Un modèle qui importe. Depuis seize ans, l'Espagne est considérée comme un exemple à suivre pour lutter contre les violences conjugales. De la nécessaire formation des professionnels aux violences faites aux femmes (qu'ils soient policiers, juges ou personnels soignants) à la considération judiciaire des victimes (ce sont des tribunaux spécifiques qui prennent en charge les cas de violences conjugales), jusqu'à la réalisation effective du procès (qui a lieu dans les quinze jours qui suivent l'instruction du dossier) et le niveau des peines encourues pour les agresseurs (plus fort qu'en France), le modèle espagnol s'érige aisément en source d'inspiration.

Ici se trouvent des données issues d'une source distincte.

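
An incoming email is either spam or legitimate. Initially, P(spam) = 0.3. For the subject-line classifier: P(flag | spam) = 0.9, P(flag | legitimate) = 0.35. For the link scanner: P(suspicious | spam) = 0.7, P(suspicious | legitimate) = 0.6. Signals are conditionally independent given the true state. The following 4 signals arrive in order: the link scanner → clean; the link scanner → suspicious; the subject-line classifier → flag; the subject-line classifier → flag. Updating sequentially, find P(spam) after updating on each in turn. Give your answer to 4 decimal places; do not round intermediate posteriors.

0.7126

After the link scanner='clean': P(spam) = 0.3·0.3000 / (0.3·0.3000 + 0.4·0.7000) ≈ 0.2432
After the link scanner='suspicious': P(spam) = 0.7·0.2432 / (0.7·0.2432 + 0.6·0.7568) ≈ 0.2727
After the subject-line classifier='flag': P(spam) = 0.9·0.2727 / (0.9·0.2727 + 0.35·0.7273) ≈ 0.4909
After the subject-line classifier='flag': P(spam) = 0.9·0.4909 / (0.9·0.4909 + 0.35·0.5091) ≈ 0.7126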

Sans oublier le port du bracelet électronique pour les agresseurs, ou encore l'aide sociale apportée aux victimes. Surtout, l'Espagne a accordé un budget bien plus conséquent à ces enjeux que la France. "Ces dernières années, l'Espagne est le pays d'Europe qui a fait le plus en matière de lutte contre les violences et elle a connu un changement culturel, civilisationnel même", reconnaît d'ailleurs Elisabeth Moreno. Aujourd'hui, la ministre exprime sa volonté de rattraper un retard pris sur le voisin européen, et "d'aller plus loin", rapporte encore Le Monde. Elle raconte : "En France, nous avons commencé plus tard et si nous voulons accélérer le processus, il est utile de voir ce que l'Espagne a fait de bien, ce qu'elle a appris, ce qui a fonctionné ou pas".
Comme quoi ? Le port du bracelet électronique (ou "antirapprochement") par exemple, qui à l'écouter "a contribué à faire baisser le nombre d'assassinats". La ministre chargée de l'Egalité femmes-hommes aimerait cependant viser plus haut en mettant notamment en place au sein du pays "un fichier des auteurs de violences conjugales, qui permette de partager les informations entre les professionnels qui accompagnent les femmes victimes", mais également "une cellule interministérielle qui implique les associations pour que les informations dont celles-ci disposent soient partagées sur le terrain".
La formation des professionnels demeure encore, précise la femme politique, l'une des actions majeures de ce plan national de lutte contre les violences conjugales et le fléau des féminicides. Dans l'espoir que la France rattrape dans les années à venir son voisin espagnol en termes d'efficacité et de force de proposition ? Il est encore bien trop tôt pour le formuler. Quand on lui parle des différences de budget dédié, entre la France et l'Espagne, Elisabeth Moreno rétorque d'ailleurs : "On ne peut pas comparer ces chiffres".
"La protection des femmes dépend majoritairement de décisions judiciaires, or c'est là que se trouvent les principaux défis. La justice patriarcale est un des grands problèmes. Elle n'accompagne souvent pas assez rapidement les changements législatifs qui doivent protéger les femmes", rappelle de son côté Irene Montero.
A bon entendeur.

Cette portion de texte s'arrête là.